Lambda functions are a Pythonic way to create small anonymous functions. Combined with the map function, they can provide a concise approach to evaluate Chebyshev series for multiple coefficients and points.

Here’s an example:

coeffs = np.array([[1, 3], [2, 4]])
x_points = np.array([0, 1])

# Evaluate using a lambda function and map
evaluator = lambda c, x: np.polynomial.chebyshev.chebval(x, c)
evaluated = np.array([list(map(evaluator, [c]*len(x_points), x_points)) for c in coeffs.T]).T

print(evaluated)

Output:

[[ 3.  7.]
 [ 5. 11.]]

This compact snippet uses lambda functions to define a temporary function that evaluates the Chebyshev series given coefficients and an x value. The map function applies this lambda to each pair of coefficients and x values. This method is quite succinct but arguably harder to read and less conventional for those less familiar with functional programming patterns.

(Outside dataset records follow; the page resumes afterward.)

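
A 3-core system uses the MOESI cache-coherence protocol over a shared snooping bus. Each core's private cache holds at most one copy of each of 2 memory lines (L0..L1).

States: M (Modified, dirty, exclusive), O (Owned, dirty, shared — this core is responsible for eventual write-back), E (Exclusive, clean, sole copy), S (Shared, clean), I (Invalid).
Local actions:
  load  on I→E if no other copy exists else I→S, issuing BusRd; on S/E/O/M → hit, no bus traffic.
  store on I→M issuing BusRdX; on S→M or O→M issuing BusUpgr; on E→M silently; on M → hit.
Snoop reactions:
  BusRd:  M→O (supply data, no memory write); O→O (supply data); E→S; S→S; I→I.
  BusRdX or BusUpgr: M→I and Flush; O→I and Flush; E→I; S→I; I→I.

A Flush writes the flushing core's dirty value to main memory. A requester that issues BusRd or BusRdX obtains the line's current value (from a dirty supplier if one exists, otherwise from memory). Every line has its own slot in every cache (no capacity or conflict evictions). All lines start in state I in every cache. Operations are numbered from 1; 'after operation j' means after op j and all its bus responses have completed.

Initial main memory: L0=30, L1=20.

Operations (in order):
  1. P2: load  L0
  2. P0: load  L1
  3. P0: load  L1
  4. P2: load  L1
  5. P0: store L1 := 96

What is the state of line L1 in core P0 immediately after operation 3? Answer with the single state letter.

state = E

  op1 P2: load  L0 → I/I/E on L0; bus BusRd; mem=30
  op2 P0: load  L1 → E/I/I on L1; bus BusRd; mem=20
  op3 P0: load  L1 → E/I/I on L1; bus (none); mem=20
  op4 P2: load  L1 → S/I/S on L1; bus BusRd; mem=20
  op5 P0: store L1 := 96 → M/I/I on L1; bus BusUpgr; mem=20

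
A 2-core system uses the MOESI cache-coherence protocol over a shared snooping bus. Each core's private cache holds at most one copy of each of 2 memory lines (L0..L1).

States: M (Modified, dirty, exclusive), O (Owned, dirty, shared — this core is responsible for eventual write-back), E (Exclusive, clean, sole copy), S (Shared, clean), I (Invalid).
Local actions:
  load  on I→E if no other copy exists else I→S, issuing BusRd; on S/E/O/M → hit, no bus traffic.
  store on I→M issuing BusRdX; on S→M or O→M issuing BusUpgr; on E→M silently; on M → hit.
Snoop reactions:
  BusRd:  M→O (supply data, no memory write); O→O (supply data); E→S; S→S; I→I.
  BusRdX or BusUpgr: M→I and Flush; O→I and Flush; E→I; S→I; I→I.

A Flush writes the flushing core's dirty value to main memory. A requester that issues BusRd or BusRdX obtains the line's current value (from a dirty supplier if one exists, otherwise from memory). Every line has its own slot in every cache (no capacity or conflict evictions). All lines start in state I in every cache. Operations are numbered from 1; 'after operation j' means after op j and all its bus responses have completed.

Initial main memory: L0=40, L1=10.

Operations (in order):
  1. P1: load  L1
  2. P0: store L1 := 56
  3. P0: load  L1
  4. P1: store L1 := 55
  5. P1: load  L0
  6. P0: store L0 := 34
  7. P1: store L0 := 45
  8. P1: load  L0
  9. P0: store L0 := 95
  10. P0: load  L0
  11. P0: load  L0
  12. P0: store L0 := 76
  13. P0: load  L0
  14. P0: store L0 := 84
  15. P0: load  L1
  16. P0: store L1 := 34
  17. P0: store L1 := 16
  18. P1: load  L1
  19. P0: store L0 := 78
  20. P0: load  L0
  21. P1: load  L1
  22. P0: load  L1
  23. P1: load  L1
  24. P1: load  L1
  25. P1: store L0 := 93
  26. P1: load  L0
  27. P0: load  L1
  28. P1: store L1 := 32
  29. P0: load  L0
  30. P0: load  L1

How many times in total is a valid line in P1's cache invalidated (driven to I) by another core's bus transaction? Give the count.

step 1: P1: load  L1  ⟶  IE  (L1)  txn=BusRd  M[L1]=10
step 2: P0: store L1 := 56  ⟶  MI  (L1)  txn=BusRdX  M[L1]=10
step 3: P0: load  L1  ⟶  MI  (L1)  txn=∅  M[L1]=10
step 4: P1: store L1 := 55  ⟶  IM  (L1)  txn=BusRdX+Flush  M[L1]=56
step 5: P1: load  L0  ⟶  IE  (L0)  txn=BusRd  M[L0]=40
step 6: P0: store L0 := 34  ⟶  MI  (L0)  txn=BusRdX  M[L0]=40
step 7: P1: store L0 := 45  ⟶  IM  (L0)  txn=BusRdX+Flush  M[L0]=34
step 8: P1: load  L0  ⟶  IM  (L0)  txn=∅  M[L0]=34
step 9: P0: store L0 := 95  ⟶  MI  (L0)  txn=BusRdX+Flush  M[L0]=45
step 10: P0: load  L0  ⟶  MI  (L0)  txn=∅  M[L0]=45
step 11: P0: load  L0  ⟶  MI  (L0)  txn=∅  M[L0]=45
step 12: P0: store L0 := 76  ⟶  MI  (L0)  txn=∅  M[L0]=45
step 13: P0: load  L0  ⟶  MI  (L0)  txn=∅  M[L0]=45
step 14: P0: store L0 := 84  ⟶  MI  (L0)  txn=∅  M[L0]=45
step 15: P0: load  L1  ⟶  SO  (L1)  txn=BusRd  M[L1]=56
step 16: P0: store L1 := 34  ⟶  MI  (L1)  txn=BusUpgr+Flush  M[L1]=55
step 17: P0: store L1 := 16  ⟶  MI  (L1)  txn=∅  M[L1]=55
step 18: P1: load  L1  ⟶  OS  (L1)  txn=BusRd  M[L1]=55
step 19: P0: store L0 := 78  ⟶  MI  (L0)  txn=∅  M[L0]=45
step 20: P0: load  L0  ⟶  MI  (L0)  txn=∅  M[L0]=45
step 21: P1: load  L1  ⟶  OS  (L1)  txn=∅  M[L1]=55
step 22: P0: load  L1  ⟶  OS  (L1)  txn=∅  M[L1]=55
step 23: P1: load  L1  ⟶  OS  (L1)  txn=∅  M[L1]=55
step 24: P1: load  L1  ⟶  OS  (L1)  txn=∅  M[L1]=55
step 25: P1: store L0 := 93  ⟶  IM  (L0)  txn=BusRdX+Flush  M[L0]=78
step 26: P1: load  L0  ⟶  IM  (L0)  txn=∅  M[L0]=78
step 27: P0: load  L1  ⟶  OS  (L1)  txn=∅  M[L1]=55
step 28: P1: store L1 := 32  ⟶  IM  (L1)  txn=BusUpgr+Flush  M[L1]=16
step 29: P0: load  L0  ⟶  SO  (L0)  txn=BusRd  M[L0]=78
step 30: P0: load  L1  ⟶  SO  (L1)  txn=BusRd  M[L1]=16

invalidations = 4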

Bonus One-Liner Method 5: Using NumPy Advanced Indexing

For those who appreciate the elegance of a one-liner solution, NumPy’s advanced indexing capabilities can be employed to evaluate Chebyshev series in a single, albeit complex, line of code.

Here’s an example:

import numpy as np

coeffs = np.array([[1, 3], [2, 4]])
x_points = np.array([0, 1])

# Apply NumPy broadcasting and advanced indexing in a one-liner
evaluated = np.polynomial.chebyshev.chebval(x_points, coeffs.T[:, np.newaxis, :]).T

print(evaluated)

Output:

[[ 3.  7.]
 [ 5. 11.]]

NumPy excels at working with multidimensional arrays. This one-liner builds on that strength by reshaping the coefficients array to add a new dimension for broadcasting, then applying the evaluation across this reshaped array. Although it’s an efficient use of NumPy, it demands a strong understanding of broadcasting and may impede readability.

Summary/Discussion

  • Method 1: NumPy’s Polynomial Module. Leveraging a well-established library. Good for readability. Not the most concise.
  • Method 2: SciPy’s Special Package. Utilizes SciPy’s extended functionalities. Can be faster for large-scale problems. Requires additional dependency on SciPy.
  • Method 3: Classes and Object-Oriented Programming. Provides a reusable structure. Overkill for trivial tasks. Great for complex systems.
  • Method 4: Lambda Function and Map. Compact and pythonic. Can be cryptic for those not versed in functional programming.
  • Method 5: NumPy Advanced Indexing. Efficient one-liner. Difficult to read, not for beginners or those not familiar with NumPy’s broadcasting rules.